Gordon spoke by phone Tuesday from his home state of Florida, where he is working out under the watch of with his father, former major league pitcher Tom Gordon, and Hall of Fame shortstop Barry Larkin.

Gordon is taking grounders at shortstop and second base, to where the Dodgers moved him last season. He is also taking fly balls in center field, which is where he played last month for Tigres del Licey in the Dominican winter league.

The fleet-footed base-stealing threat said his venture into the outfield went well. While in the Dominican Republic, he was visited by Dodgers minor league outfield coordinator Damon Mashore, who offered him a crash course on his new position.
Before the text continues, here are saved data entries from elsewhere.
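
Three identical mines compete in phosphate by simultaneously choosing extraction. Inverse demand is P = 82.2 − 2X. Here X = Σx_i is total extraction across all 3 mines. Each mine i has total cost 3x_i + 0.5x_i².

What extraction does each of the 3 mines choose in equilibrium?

A representative mine's profit is π_i = x_i(82.2 − 2X) − 3x_i − 0.5x_i², with X = x_i + Σ_{j≠i} x_j.
First-order condition: 79.2 − 5x_i − 2Σ_{j≠i} x_j = 0.
With identical mines, set every x_j = x: then 79.2 − 5x − 4x = 0, i.e. x = 79.2/9 = 8.8.

8.8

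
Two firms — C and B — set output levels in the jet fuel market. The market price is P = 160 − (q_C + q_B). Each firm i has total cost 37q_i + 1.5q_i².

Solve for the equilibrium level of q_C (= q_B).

20.5

Firm C's profit: π = q_C(160 − (q_C + q_B)) − 37q_C − 1.5q_C².
∂π/∂q_C = 123 − 5q_C − q_B = 0, so q_C = 24.6 − 0.2q_B.
The game is symmetric, so in equilibrium q_B = q_C: the reaction function gives 1.2q_C = 24.6, hence q_C = 20.5.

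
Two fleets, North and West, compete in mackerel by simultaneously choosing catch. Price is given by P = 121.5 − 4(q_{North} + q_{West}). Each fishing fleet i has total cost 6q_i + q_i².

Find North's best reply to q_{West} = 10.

7.55

Fishing fleet North's profit: π = q_{North}(121.5 − 4(q_{North} + q_{West})) − 6q_{North} − q_{North}².
∂π/∂q_{North} = 115.5 − 10q_{North} − 4q_{West} = 0, so q_{North} = 11.55 − 0.4q_{West}.
At q_{West} = 10: q_{North} = 11.55 − 0.4·10 = 7.55.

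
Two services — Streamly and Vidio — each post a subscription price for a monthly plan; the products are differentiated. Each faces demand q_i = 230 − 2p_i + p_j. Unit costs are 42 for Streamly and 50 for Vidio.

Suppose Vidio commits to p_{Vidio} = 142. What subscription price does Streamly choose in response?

114

Streamly's profit: π = (p_{Streamly} − 42)(230 − 2p_{Streamly} + p_{Vidio}).
∂π/∂p_{Streamly} = 314 − 4p_{Streamly} + p_{Vidio} = 0 ⇒ p_{Streamly} = 78.5 + 0.25p_{Vidio}.
At p_{Vidio} = 142: p_{Streamly} = 78.5 + 0.25·142 = 114.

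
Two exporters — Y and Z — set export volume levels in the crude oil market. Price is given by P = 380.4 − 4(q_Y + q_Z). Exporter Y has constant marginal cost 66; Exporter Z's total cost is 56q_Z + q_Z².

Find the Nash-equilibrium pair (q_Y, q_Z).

28.85, 20.9

Exporter Y's profit: π = q_Y(380.4 − 4(q_Y + q_Z)) − 66q_Y.
∂π/∂q_Y = 314.4 − 8q_Y − 4q_Z = 0, so q_Y = 39.3 − 0.5q_Z.
For Z: ∂π/∂q_Z = 324.4 − 10q_Z − 4q_Y = 0 ⇒ q_Z = 32.44 − 0.4q_Y.
Solving the two reaction functions simultaneously: (1 − (−0.5)(−0.4))q_Y = 39.3 − 0.5·32.44, so 0.8q_Y = 23.08 and q_Y = 28.85.
Then q_Z = 32.44 − 0.4·28.85 = 20.9.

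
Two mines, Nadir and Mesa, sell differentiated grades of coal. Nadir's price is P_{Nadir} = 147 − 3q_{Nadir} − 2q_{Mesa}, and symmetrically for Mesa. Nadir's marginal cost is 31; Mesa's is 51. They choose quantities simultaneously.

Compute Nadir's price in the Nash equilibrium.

78.25

Mine Nadir's profit: π = q_{Nadir}(147 − 3q_{Nadir} − 2q_{Mesa}) − 31q_{Nadir}.
∂π/∂q_{Nadir} = 116 − 6q_{Nadir} − 2q_{Mesa} = 0 ⇒ q_{Nadir} = 58/3 − (1/3)q_{Mesa}.
Similarly q_{Mesa} = 16 − (1/3)q_{Nadir}.
Plugging q_{Mesa} into Nadir's best response: q_{Nadir} = 58/3 − (1/3)(16 − (1/3)q_{Nadir}) ⇒ (8/9)q_{Nadir} = 14, so q_{Nadir} = 15.75.
Then q_{Mesa} = 16 − (1/3)·15.75 = 10.75.
P_{Nadir} = 147 − 3·15.75 − 2·10.75 = 78.25.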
Gordon laughed and recalled how he was immediately tested. He said that in the first game he played, the second batter of the first inning hit a ball to the wall in right-center field.

"I ran it down," Gordon said.

But the Dodgers have a crowded outfield. Either Matt Kemp or Andre Ethier will start in center field. The one who doesn't start will compete for playing time in the corner positions with Yasiel Puig and Carl Crawford.
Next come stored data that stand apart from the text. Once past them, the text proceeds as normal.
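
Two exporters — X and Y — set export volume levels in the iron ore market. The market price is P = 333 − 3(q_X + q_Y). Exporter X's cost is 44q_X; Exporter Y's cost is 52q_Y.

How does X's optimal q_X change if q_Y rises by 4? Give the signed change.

-2

Exporter X's profit: π = q_X(333 − 3(q_X + q_Y)) − 44q_X.
∂π/∂q_X = 289 − 6q_X − 3q_Y = 0, so q_X = 289/6 − 0.5q_Y.
The reaction-function slope is −0.5, so a 4-unit rise in q_Y moves q_X by −0.5 × 4 = −2. X's best response falls — the actions are strategic substitutes.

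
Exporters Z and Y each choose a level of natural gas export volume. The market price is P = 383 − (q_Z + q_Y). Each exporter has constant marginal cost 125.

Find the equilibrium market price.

Exporter Z's profit: π = q_Z(383 − (q_Z + q_Y)) − 125q_Z.
∂π/∂q_Z = 258 − 2q_Z − q_Y = 0, so q_Z = 129 − 0.5q_Y.
Setting q_Z = q_Y in the reaction function: q_Z = 129 − 0.5q_Z, so q_Z = 129 / 1.5 = 86.
Equilibrium price: P = 383 − 172 = 211.

211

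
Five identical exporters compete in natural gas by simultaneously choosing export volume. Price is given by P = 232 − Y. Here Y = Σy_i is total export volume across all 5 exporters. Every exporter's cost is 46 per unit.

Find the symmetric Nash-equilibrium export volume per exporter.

31

A representative exporter's profit is π_i = y_i(232 − Y) − 46y_i, with Y = y_i + Σ_{j≠i} y_j.
First-order condition: 186 − 2y_i − Σ_{j≠i} y_j = 0.
In a symmetric equilibrium every exporter chooses the same y, so Σ_{j≠i} y_j = 4y. The condition becomes 186 − 6y = 0, giving y = 186/6 = 31.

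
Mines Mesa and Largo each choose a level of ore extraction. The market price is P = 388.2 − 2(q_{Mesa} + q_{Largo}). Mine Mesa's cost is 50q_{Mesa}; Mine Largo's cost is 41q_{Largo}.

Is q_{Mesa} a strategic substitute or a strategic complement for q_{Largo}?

strategic substitutes

Mine Mesa's profit: π = q_{Mesa}(388.2 − 2(q_{Mesa} + q_{Largo})) − 50q_{Mesa}.
∂π/∂q_{Mesa} = 338.2 − 4q_{Mesa} − 2q_{Largo} = 0, so q_{Mesa} = 84.55 − 0.5q_{Largo}.
The best-response slope dq_{Mesa}/dq_{Largo} = −0.5 < 0: the reaction function is downward-sloping, so the choices are strategic substitutes.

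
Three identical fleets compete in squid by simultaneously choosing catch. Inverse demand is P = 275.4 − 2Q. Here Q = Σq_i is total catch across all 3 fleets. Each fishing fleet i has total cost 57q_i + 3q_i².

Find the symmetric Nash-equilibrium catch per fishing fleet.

A representative fishing fleet's profit is π_i = q_i(275.4 − 2Q) − 57q_i − 3q_i², with Q = q_i + Σ_{j≠i} q_j.
First-order condition: 218.4 − 10q_i − 2Σ_{j≠i} q_j = 0.
With identical fishing fleets, set every q_j = q: then 218.4 − 10q − 4q = 0, i.e. q = 218.4/14 = 15.6.

15.6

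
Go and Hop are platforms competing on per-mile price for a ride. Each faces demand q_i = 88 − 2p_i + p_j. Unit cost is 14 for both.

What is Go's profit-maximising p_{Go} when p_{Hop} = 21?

Go's profit: π = (p_{Go} − 14)(88 − 2p_{Go} + p_{Hop}).
∂π/∂p_{Go} = 116 − 4p_{Go} + p_{Hop} = 0 ⇒ p_{Go} = 29 + 0.25p_{Hop}.
At p_{Hop} = 21: p_{Go} = 29 + 0.25·21 = 34.25.

34.25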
Gordon's best chance to make the opening-day roster could be as a utilityman. Gordon said he's open to that.

"If that's what I have to do," he said. "This is a great team."

As Gordon was contemplating his future and reflecting on his past, he found time to do some extended Christmas shopping Tuesday. Gordon will be donating $3,000 worth of toys to the Boys And Girls Club of Highlands County, where he played basketball and football after school as a child. McDavid USA, which provides Gordon with the protective sleeves and pads he wears in games, will provide athletic apparel valued at $1,500.

The idea started with Gordon's father, who wanted to donate Gordon's old shoes.

"What if the kids don't wear my shoe size?" Gordon said.

Gordon said his father has also been the inspiration for what he hopes will result in a new approach at the plate.

"He's been teaching me patience," said Gordon, who has batted .256 in 181 major league games.

Gordon hit well in the Dominican Republic, batting .348 in 12 games.

Gordon insisted he has grown as a player and as person over the last two years, during which he went from an opening-day shortstop to an afterthought in the wake of the Dodgers' acquisition of Hanley Ramirez in the middle of the 2012 season.

"I've been at the top of the top and the bottom of the bottom," Gordon said.